I AM putting together an assemblage and painting studio in the family place in Champagne where I stay during the summer.

At this point, it means mostly overwhelming my mum and aunt’s place with an alarming quantity of flea market finds and attic clearance treasure!

Do you exhibit your work anywhere?

SOLAS gallery in Leitrim is the most active and artist-friendly venue for exhibiting I have ever known, followed by the Ballyjamesduff museum, Iontas Centre in Castleblayney, the Craíc Theatre in Coalisland, and then Monaghan Market House.

After this show, I hope to take this body of work to other venues anywhere around all 32 counties and beyond.

Any new artistic ventures planned for 2021?

ONCE travelling is safe again, I am looking forward to an informal residency on a beautiful island near the equator where I am considering running plein-air painting and yoga retreats. Watch this space!

What has been your favourite project, to date?

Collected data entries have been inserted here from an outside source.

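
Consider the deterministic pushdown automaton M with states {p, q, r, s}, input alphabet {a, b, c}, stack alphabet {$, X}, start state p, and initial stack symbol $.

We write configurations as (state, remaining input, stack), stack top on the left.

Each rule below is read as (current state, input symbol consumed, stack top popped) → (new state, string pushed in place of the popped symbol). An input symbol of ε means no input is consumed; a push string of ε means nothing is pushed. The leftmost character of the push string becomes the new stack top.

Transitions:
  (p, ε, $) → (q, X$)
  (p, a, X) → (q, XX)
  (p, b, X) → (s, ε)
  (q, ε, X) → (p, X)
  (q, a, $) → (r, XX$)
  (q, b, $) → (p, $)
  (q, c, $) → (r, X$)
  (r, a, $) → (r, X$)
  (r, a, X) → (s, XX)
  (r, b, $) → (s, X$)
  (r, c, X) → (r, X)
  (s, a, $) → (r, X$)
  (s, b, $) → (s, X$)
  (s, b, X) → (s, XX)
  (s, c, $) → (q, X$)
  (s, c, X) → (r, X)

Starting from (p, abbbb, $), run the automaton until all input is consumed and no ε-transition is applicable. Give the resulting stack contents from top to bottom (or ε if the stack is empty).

(p, abbbb, $) ⊢ (q, abbbb, X$) ⊢ (p, abbbb, X$) ⊢ (q, bbbb, XX$) ⊢ (p, bbbb, XX$) ⊢ (s, bbb, X$) ⊢ (s, bb, XX$) ⊢ (s, b, XXX$) ⊢ (s, ε, XXXX$)
All input consumed in state s with stack XXXX$.

XXXX$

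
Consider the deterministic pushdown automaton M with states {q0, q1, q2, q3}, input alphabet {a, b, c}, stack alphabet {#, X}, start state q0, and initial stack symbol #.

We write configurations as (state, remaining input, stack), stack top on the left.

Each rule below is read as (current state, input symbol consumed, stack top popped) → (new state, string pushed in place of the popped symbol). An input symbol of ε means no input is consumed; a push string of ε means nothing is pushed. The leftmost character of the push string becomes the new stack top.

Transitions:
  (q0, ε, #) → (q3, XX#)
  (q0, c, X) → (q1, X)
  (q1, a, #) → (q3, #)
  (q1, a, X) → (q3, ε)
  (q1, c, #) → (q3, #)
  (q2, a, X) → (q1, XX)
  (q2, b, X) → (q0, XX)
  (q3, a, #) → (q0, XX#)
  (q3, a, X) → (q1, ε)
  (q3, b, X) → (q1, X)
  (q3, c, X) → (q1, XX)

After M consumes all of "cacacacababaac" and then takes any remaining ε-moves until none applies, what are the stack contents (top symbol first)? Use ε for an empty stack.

XX#

(q0, cacacacababaac, #) ⊢ (q3, cacacacababaac, XX#) ⊢ (q1, acacacababaac, XXX#) ⊢ (q3, cacacababaac, XX#) ⊢ (q1, acacababaac, XXX#) ⊢ (q3, cacababaac, XX#) ⊢ (q1, acababaac, XXX#) ⊢ (q3, cababaac, XX#) ⊢ (q1, ababaac, XXX#) ⊢ (q3, babaac, XX#) ⊢ (q1, abaac, XX#) ⊢ (q3, baac, X#) ⊢ (q1, aac, X#) ⊢ (q3, ac, #) ⊢ (q0, c, XX#) ⊢ (q1, ε, XX#)
All input consumed in state q1 with stack XX#.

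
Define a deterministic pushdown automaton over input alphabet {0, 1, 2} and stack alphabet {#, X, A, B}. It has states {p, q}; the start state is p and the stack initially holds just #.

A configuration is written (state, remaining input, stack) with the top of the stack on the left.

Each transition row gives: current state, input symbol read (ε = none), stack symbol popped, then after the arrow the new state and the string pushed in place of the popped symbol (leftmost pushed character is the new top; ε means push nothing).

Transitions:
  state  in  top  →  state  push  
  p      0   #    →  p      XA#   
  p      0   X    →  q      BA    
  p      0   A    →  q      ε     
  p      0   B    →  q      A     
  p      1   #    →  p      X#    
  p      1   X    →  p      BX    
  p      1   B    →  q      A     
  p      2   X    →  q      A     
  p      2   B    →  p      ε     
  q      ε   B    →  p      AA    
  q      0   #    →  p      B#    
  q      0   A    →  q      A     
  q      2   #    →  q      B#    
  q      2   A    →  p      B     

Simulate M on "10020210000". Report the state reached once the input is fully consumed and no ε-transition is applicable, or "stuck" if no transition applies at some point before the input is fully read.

(p, 10020210000, #) ⊢ (p, 0020210000, X#) ⊢ (q, 020210000, BA#) ⊢ (p, 020210000, AAA#) ⊢ (q, 20210000, AA#) ⊢ (p, 0210000, BA#) ⊢ (q, 210000, AA#) ⊢ (p, 10000, BA#) ⊢ (q, 0000, AA#) ⊢ (q, 000, AA#) ⊢ (q, 00, AA#) ⊢ (q, 0, AA#) ⊢ (q, ε, AA#)
All input consumed; M is in state q.

q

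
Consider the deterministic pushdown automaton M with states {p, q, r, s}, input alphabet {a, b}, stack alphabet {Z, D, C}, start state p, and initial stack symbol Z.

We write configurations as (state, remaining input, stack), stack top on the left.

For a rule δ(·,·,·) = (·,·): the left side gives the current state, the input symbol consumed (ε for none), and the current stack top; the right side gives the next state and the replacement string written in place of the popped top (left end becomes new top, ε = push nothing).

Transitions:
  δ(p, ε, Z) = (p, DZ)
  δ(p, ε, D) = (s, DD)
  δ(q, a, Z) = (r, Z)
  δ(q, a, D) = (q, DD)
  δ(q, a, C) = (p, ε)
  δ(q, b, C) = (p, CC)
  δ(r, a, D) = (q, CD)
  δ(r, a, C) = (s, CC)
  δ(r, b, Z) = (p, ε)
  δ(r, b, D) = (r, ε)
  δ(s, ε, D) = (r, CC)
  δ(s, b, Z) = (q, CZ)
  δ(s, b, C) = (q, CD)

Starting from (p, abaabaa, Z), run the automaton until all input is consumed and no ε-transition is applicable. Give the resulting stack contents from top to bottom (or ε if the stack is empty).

(p, abaabaa, Z) ⊢ (p, abaabaa, DZ) ⊢ (s, abaabaa, DDZ) ⊢ (r, abaabaa, CCDZ) ⊢ (s, baabaa, CCCDZ) ⊢ (q, aabaa, CDCCDZ) ⊢ (p, abaa, DCCDZ) ⊢ (s, abaa, DDCCDZ) ⊢ (r, abaa, CCDCCDZ) ⊢ (s, baa, CCCDCCDZ) ⊢ (q, aa, CDCCDCCDZ) ⊢ (p, a, DCCDCCDZ) ⊢ (s, a, DDCCDCCDZ) ⊢ (r, a, CCDCCDCCDZ) ⊢ (s, ε, CCCDCCDCCDZ)
All input consumed in state s with stack CCCDCCDCCDZ.

CCCDCCDCCDZ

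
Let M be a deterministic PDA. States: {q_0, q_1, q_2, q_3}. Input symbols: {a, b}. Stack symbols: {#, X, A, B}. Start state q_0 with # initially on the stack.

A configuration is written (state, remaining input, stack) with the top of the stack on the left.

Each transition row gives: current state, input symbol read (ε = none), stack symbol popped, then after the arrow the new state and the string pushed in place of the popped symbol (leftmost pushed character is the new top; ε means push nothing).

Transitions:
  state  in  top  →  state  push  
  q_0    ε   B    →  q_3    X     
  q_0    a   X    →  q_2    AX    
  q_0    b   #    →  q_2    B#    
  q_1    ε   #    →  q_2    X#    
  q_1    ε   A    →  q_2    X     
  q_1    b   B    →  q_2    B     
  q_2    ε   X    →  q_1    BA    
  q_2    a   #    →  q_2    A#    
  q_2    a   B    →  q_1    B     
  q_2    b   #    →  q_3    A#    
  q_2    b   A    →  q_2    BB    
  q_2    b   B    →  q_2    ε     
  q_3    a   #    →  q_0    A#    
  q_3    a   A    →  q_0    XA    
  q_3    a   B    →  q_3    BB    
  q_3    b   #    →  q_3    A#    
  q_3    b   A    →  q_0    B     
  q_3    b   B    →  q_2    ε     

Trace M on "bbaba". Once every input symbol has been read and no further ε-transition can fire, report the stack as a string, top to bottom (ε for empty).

(q_0, bbaba, #) ⊢ (q_2, baba, B#) ⊢ (q_2, aba, #) ⊢ (q_2, ba, A#) ⊢ (q_2, a, BB#) ⊢ (q_1, ε, BB#)
All input consumed in state q_1 with stack BB#.

BB#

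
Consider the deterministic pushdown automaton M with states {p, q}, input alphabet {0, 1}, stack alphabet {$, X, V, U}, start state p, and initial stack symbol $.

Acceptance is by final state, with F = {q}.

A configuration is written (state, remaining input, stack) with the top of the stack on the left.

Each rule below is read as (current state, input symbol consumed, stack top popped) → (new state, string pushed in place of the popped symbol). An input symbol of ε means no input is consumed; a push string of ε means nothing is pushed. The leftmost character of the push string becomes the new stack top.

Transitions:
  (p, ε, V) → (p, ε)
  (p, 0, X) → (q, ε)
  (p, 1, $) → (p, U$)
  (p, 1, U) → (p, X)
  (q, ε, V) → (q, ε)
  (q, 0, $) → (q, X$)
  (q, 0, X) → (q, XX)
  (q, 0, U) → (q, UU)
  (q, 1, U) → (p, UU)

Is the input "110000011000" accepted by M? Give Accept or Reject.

Reject

(p, 110000011000, $)
  read 1, top $: go to p, push U$ → (p, 10000011000, U$)
  read 1, top U: go to p, push X → (p, 0000011000, X$)
  read 0, top X: go to q, push ε → (q, 000011000, $)
  read 0, top $: go to q, push X$ → (q, 00011000, X$)
  read 0, top X: go to q, push XX → (q, 0011000, XX$)
  read 0, top X: go to q, push XX → (q, 011000, XXX$)
  read 0, top X: go to q, push XX → (q, 11000, XXXX$)
No transition applies at (q, 11000, XXXX$); input not fully consumed.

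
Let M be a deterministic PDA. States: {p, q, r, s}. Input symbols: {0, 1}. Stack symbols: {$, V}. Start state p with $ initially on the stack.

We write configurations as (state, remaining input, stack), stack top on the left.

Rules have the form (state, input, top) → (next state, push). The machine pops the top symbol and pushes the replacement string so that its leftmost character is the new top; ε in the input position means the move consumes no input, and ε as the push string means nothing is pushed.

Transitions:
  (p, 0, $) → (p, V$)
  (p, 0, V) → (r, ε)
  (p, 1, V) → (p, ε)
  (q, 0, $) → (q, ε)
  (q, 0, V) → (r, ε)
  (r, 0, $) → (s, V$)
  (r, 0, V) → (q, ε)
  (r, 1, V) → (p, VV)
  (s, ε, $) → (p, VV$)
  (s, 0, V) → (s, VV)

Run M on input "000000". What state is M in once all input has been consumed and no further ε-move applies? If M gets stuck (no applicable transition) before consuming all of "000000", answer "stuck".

s

(p, 000000, $)
  read 0, top $: go to p, push V$ → (p, 00000, V$)
  read 0, top V: go to r, push ε → (r, 0000, $)
  read 0, top $: go to s, push V$ → (s, 000, V$)
  read 0, top V: go to s, push VV → (s, 00, VV$)
  read 0, top V: go to s, push VV → (s, 0, VVV$)
  read 0, top V: go to s, push VV → (s, ε, VVVV$)
All input consumed; M is in state s.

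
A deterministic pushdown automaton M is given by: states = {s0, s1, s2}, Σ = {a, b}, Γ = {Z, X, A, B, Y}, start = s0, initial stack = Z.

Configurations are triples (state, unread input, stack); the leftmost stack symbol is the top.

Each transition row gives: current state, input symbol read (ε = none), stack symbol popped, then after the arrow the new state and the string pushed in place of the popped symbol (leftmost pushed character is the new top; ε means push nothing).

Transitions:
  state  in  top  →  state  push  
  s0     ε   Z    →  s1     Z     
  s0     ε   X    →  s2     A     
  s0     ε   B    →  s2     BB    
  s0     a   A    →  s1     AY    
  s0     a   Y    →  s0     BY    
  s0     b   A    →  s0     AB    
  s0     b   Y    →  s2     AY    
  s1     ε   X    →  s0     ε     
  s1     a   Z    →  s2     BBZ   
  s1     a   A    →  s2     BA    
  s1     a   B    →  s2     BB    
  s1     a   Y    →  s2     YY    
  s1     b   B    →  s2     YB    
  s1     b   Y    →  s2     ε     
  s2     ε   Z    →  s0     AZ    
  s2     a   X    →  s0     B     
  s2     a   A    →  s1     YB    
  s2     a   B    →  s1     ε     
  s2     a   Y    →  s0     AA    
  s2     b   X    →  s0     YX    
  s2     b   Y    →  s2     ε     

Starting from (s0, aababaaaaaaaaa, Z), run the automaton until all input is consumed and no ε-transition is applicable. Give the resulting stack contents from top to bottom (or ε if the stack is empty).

AYBABZ

(s0, aababaaaaaaaaa, Z)
  ε-move, top Z: go to s1, push Z → (s1, aababaaaaaaaaa, Z)
  read a, top Z: go to s2, push BBZ → (s2, ababaaaaaaaaa, BBZ)
  read a, top B: go to s1, push ε → (s1, babaaaaaaaaa, BZ)
  read b, top B: go to s2, push YB → (s2, abaaaaaaaaa, YBZ)
  read a, top Y: go to s0, push AA → (s0, baaaaaaaaa, AABZ)
  read b, top A: go to s0, push AB → (s0, aaaaaaaaa, ABABZ)
  read a, top A: go to s1, push AY → (s1, aaaaaaaa, AYBABZ)
  read a, top A: go to s2, push BA → (s2, aaaaaaa, BAYBABZ)
  read a, top B: go to s1, push ε → (s1, aaaaaa, AYBABZ)
  read a, top A: go to s2, push BA → (s2, aaaaa, BAYBABZ)
  read a, top B: go to s1, push ε → (s1, aaaa, AYBABZ)
  read a, top A: go to s2, push BA → (s2, aaa, BAYBABZ)
  read a, top B: go to s1, push ε → (s1, aa, AYBABZ)
  read a, top A: go to s2, push BA → (s2, a, BAYBABZ)
  read a, top B: go to s1, push ε → (s1, ε, AYBABZ)
All input consumed in state s1 with stack AYBABZ.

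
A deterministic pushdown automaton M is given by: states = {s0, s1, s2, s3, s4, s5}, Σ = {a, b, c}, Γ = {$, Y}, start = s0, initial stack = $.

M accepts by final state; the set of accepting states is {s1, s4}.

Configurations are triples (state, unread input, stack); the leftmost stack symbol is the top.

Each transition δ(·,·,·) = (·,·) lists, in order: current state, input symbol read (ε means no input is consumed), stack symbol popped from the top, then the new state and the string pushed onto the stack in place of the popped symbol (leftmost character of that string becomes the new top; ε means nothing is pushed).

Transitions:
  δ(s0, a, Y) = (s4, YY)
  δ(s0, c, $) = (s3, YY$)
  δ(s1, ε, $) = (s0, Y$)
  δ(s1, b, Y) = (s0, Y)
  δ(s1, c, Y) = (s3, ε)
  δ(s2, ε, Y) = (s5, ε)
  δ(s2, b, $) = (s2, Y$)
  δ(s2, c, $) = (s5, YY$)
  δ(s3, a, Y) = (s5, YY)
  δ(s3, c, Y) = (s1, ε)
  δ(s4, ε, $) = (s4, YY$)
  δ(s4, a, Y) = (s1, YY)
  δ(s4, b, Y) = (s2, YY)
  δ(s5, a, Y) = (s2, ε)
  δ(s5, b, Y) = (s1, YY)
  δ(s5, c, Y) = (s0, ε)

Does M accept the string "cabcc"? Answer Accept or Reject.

Accept

(s0, cabcc, $)
  read c, top $: go to s3, push YY$ → (s3, abcc, YY$)
  read a, top Y: go to s5, push YY → (s5, bcc, YYY$)
  read b, top Y: go to s1, push YY → (s1, cc, YYYY$)
  read c, top Y: go to s3, push ε → (s3, c, YYY$)
  read c, top Y: go to s1, push ε → (s1, ε, YY$)
All input consumed; state s1 ∈ F.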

TO DATE, I have had a wonderful experience at Carrickmacross Arts Festival, giving a proper talk and demonstration of my collage and assemblage practice in 2018.

I very much look forward to sharing this process with others in the future.

What are you up to when you aren’t creating art?

WHEN I’m not teaching, art journalling or preparing a show, you can find me practicing yoga – I give beginners's classes and attend Hatha and Ashtanga courses – or trying to lose Covid weight by running on the amazing athletic track in Shercock.

I also learn to sing with a fantastic voice coach who helps me belt out Jazz tunes and not scare off an audience.

How would you describe your artistic style?

SOME key words related to my work could be: eclectic, unconscious, memory, ancestry, discarded, meaning, introspection, weathered, fragile, bookish, playful, experimental, sacred, legacy, therapy, childhood, shamanism, domesticity, and resilience.

What does your art mean to you?

TO ME, art is how you celebrate, embellish and expand what is precious to you.

Whether you’re polishing an altar or folding paper cranes, meditating in an empty room or collecting vintage dress patterns, you can attain this flow state where you are poised right at the centre of your being.